The one that struck me the most was a study from 2009 that argues that while coffee is considered a safe beverage, green tea has shown evidence in the prevention of prostate cancer. Of course….green tea.  How soon we forget when we get swept up with the next new thing that comes along in nutrition.  If I were going to choose one beverage over another in respect to cancer prevention it would be green tea.  Or white tea – which has even greater antioxidant power than green tea.  After all, this is why coffee was chosen for the study – right?  Because it has antioxidant and anti-inflammatory benefits, and stabilizes insulin.  It isn’t particularly clear if decaffeinated coffee does a better job at stabilizing insulin. There are studies that indicate a lesser risk of diabetes with coffee consumption, but they are not definitive.  It is also the case that a high fat meal combined with caffeine can cause an increase in blood sugar for 5 hours – and that can happen from just one strong cup of coffee.   But coffee does seem to have a protective effect in protecting against diabetes – just maybe not with caffeine.

So what is the message here?  Does coffee prevent prostate cancer – is it the specific antioxidants in coffee that do the trick or will any old antioxidants do? Coffee contains Chlorogenic acids which belongs to the phenol class of antioxidants.  Chlorogenic acid is thought to be beneficial in preventing heart disease and tumors of various kinds.  It is found in a few foods besides coffee, eggplant, tomatoes, potatoes, sunflower seeds, apples, pears, tea, blueberries and Chinese parsley.  But coffee is the main source of Chlorogenic acid is tea. Coffee also contains lignins and magnesium and this is may contribute to its ability stabilize insulin.
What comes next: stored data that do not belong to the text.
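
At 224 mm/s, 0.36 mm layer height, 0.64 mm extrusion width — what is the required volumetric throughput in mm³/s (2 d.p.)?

51.61

Bead cross-section = 0.36 × 0.64 = 0.2304 mm².
Q = v·A = 224 × 0.2304 = 51.61 mm³/s.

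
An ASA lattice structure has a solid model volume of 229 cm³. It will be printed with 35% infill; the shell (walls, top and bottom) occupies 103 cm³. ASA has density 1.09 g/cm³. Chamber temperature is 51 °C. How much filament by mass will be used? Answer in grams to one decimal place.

Interior volume = 229 − 103 = 126 cm³.
Deposited infill = 0.35 × 126, so 44.1 cm³.
Total extruded = 103 + 44.1, so 147.1 cm³.
Mass = 147.1 × 1.09, so 160.339 g.

160.3 g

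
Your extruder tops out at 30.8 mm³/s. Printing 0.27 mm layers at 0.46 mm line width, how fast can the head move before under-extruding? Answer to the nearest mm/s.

248 mm/s

Bead cross-section: 0.27 × 0.46 → 0.1242 mm².
Max speed = 30.8 / 0.1242 = 247.99 ≈ 248 mm/s.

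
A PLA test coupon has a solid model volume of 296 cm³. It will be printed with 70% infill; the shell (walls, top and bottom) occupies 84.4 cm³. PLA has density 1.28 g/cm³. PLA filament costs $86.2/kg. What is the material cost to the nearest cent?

$25.66

Interior volume = 296 − 84.4, so 211.6 cm³.
Deposited infill: 0.70 × 211.6 → 148.12 cm³.
Total printed volume = 84.4 + 148.12 = 232.52 cm³.
Mass: 232.52 × 1.28 → 297.6256 g.
Cost = 297.6256 g / 1000 × $86.2/kg = $25.66.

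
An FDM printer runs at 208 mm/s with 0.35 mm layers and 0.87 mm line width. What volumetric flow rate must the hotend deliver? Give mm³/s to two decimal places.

A = 0.35 × 0.87, so 0.3045 mm².
Q = v·A = 208 × 0.3045 = 63.34 mm³/s.

63.34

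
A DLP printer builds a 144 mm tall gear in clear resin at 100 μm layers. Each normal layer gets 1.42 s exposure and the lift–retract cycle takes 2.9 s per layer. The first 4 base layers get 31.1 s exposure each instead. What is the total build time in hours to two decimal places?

Number of layers: 144 / 0.1 → 1440 (rounded up).
Base layers = 4 × (31.1 + 2.9) = 136 s.
Regular layers = 1436 × (1.42 + 2.9) = 6203.52 s.
Total = 136 + 6203.52 = 6339.52 s = 1.76 hours.

1.76 hours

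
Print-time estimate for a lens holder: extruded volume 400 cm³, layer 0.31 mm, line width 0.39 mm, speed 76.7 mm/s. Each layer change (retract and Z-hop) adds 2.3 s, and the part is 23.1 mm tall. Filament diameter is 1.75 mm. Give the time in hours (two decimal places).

12.03 hours

Line area = 0.31 × 0.39 = 0.1209 mm².
Total extruded path = 400000/0.1209 = 3308519.4 mm.
Time extruding: 3308519.4 / 76.7 → 43135.8 s.
Number of layers: 23.1 / 0.31 → 75 (rounded up).
Z-hop total = 75 × 2.3, so 172.5 s.
Altogether 43135.8 + 172.5 = 43308.3 s, i.e. 12.03 hours.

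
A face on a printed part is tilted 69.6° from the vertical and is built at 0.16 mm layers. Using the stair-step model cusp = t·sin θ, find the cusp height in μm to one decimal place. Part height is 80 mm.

150.0 μm

h_c = t·sin θ = 0.16 × 0.9373 = 0.149968 mm (150.0 μm).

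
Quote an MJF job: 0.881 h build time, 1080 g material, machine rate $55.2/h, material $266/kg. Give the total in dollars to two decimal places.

Machine cost: 55.2 × 0.881 → $48.6312.
Feedstock cost = 266 × 1080/1000, so $287.28.
Job cost: 48.6312 + 287.28 = 335.9112 ≈ $335.91.

$335.91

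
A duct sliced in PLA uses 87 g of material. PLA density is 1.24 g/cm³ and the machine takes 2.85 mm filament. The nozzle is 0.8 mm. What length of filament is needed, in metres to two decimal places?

Extruded volume: 87/1.24 = 70.1613 cm³ (70161.3 mm³).
A = π r² = π × 1.425² = 6.3794 mm².
Length = 70161.3 / 6.3794 = 10998.1 mm = 11.00 m.

11.00 m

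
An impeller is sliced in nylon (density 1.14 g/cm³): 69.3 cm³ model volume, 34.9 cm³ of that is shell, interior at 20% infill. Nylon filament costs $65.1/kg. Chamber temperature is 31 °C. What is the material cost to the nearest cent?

$3.10

Interior volume = 69.3 − 34.9 = 34.4 cm³.
Infill deposited = 0.20 × 34.4 = 6.88 cm³.
Total printed volume: 34.9 + 6.88 → 41.78 cm³.
Mass = 41.78 × 1.14 = 47.6292 g.
Cost = 47.6292 g / 1000 × $65.1/kg = $3.10.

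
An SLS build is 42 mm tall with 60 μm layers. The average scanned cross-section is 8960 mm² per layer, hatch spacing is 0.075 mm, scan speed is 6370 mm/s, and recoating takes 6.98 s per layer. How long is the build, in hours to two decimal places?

5.00 hours

Layer count = ceil(42 / 0.06) = 700.
Scan path per layer = 8960 / 0.075 = 119466.7 mm.
Scan time per layer: 119466.7 / 6370 → 18.7546 s.
Per-layer time: 18.7546 + 6.98 → 25.7346 s.
700 layers × 25.7346 s/layer = 18014.22 s, i.e. 5.00 hours.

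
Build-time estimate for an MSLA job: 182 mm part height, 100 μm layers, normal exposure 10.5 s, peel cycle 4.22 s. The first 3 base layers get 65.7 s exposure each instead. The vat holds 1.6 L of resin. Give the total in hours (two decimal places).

7.49 hours

Layer count = ceil(182 / 0.1) = 1820.
Burn-in layers = 3 × (65.7 + 4.22) = 209.76 s.
Regular layers: 1817 × (10.5 + 4.22) → 26746.24 s.
Sum: 209.76 + 26746.24 = 26956 s → 7.49 hours.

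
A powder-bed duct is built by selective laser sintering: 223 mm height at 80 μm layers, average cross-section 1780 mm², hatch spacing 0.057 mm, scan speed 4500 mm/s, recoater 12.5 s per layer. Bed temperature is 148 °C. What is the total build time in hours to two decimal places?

Layer count = ceil(223 / 0.08) = 2788.
Hatch length per layer: 1780 / 0.057 → 31228.1 mm.
Laser time per layer = 31228.1 / 4500, so 6.9396 s.
Per-layer time: 6.9396 + 12.5 → 19.4396 s.
2788 layers × 19.4396 s/layer = 54197.6048 s, i.e. 15.05 hours.

15.05 hours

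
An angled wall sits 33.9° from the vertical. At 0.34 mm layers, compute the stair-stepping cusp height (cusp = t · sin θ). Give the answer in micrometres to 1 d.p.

Cusp = layer height × sin(33.9°) = 0.34 × 0.5577 = 0.189618 mm = 189.6 μm.

189.6 μm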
If you really want to improve your chances of avoiding prostate cancer or recovering then I don’t think relying on 6 cups of coffee is the best way to go. At least, not if that is all that you are relying on.  If you include high antioxidant and anti-inflammatory, and low glycemic foods in your diet for at least 80-90% of the time you will do a whole lot better than 6 cups of coffee.  Not to say don’t drink your coffee – just don’t make that your only strategy.

It’s  probably not a bad idea to include it for the Chlorogenic acid, but don’t forget about other great foods to add to your diet. Yours truly has not been able to kick the coffee habit and maybe that’s not such a bad thing (as long as I don’t down a high fat meal along side of it).  I don’t have to be concerned that I will develop prostate cancer – since I am a woman and all….but I do want to stay cancer free and be healthy.  What I have done is to make white tea my other beverage of choice. Every day I fill two containers and take to work with me.  It used to be water, but now its white tea with some lemon or spearmint thrown in.  It’s not sweetened and I have it over ice.  So in addition to my coffee, I do get 4 cups of tea per day.  Six was my goal, so I may have to work on a bit.   All the reading I have done points to tea being a superior beverage.  However, I did come across a new site tonight – Institute for Scientific Information on Coffee (ISIC)  and apparently it was just launched today.  I’ve listed it below for you.  Kind of interesting how it comes about at the same time as the prostate cancer prevention and coffee consumption hits the news.  The site is dedicated to all things to do with coffee health and has plenty of research for you if you want to know about the health benefits of coffee.  They claim to be unbiased – and perhaps they are, only time will tell with the studies that they provide access to.  The institute is formed from seven European coffee companies.

But for your prostate protection don’t forget to eat loads of fruit, vegetables, and pumpkin seeds too.


Coffee consumption and risk of cancers: a meta-analysis of cohort studies.
Yu X, Bao Z, Zou J, Dong J. BMC Cancer. 2011 Mar 15;11:96.

Tea, coffee and prostate cancer. Lee AH, Fraser ML, Binns CW.
Mol Nutr Food Res. 2009 Feb;53(2):256-65.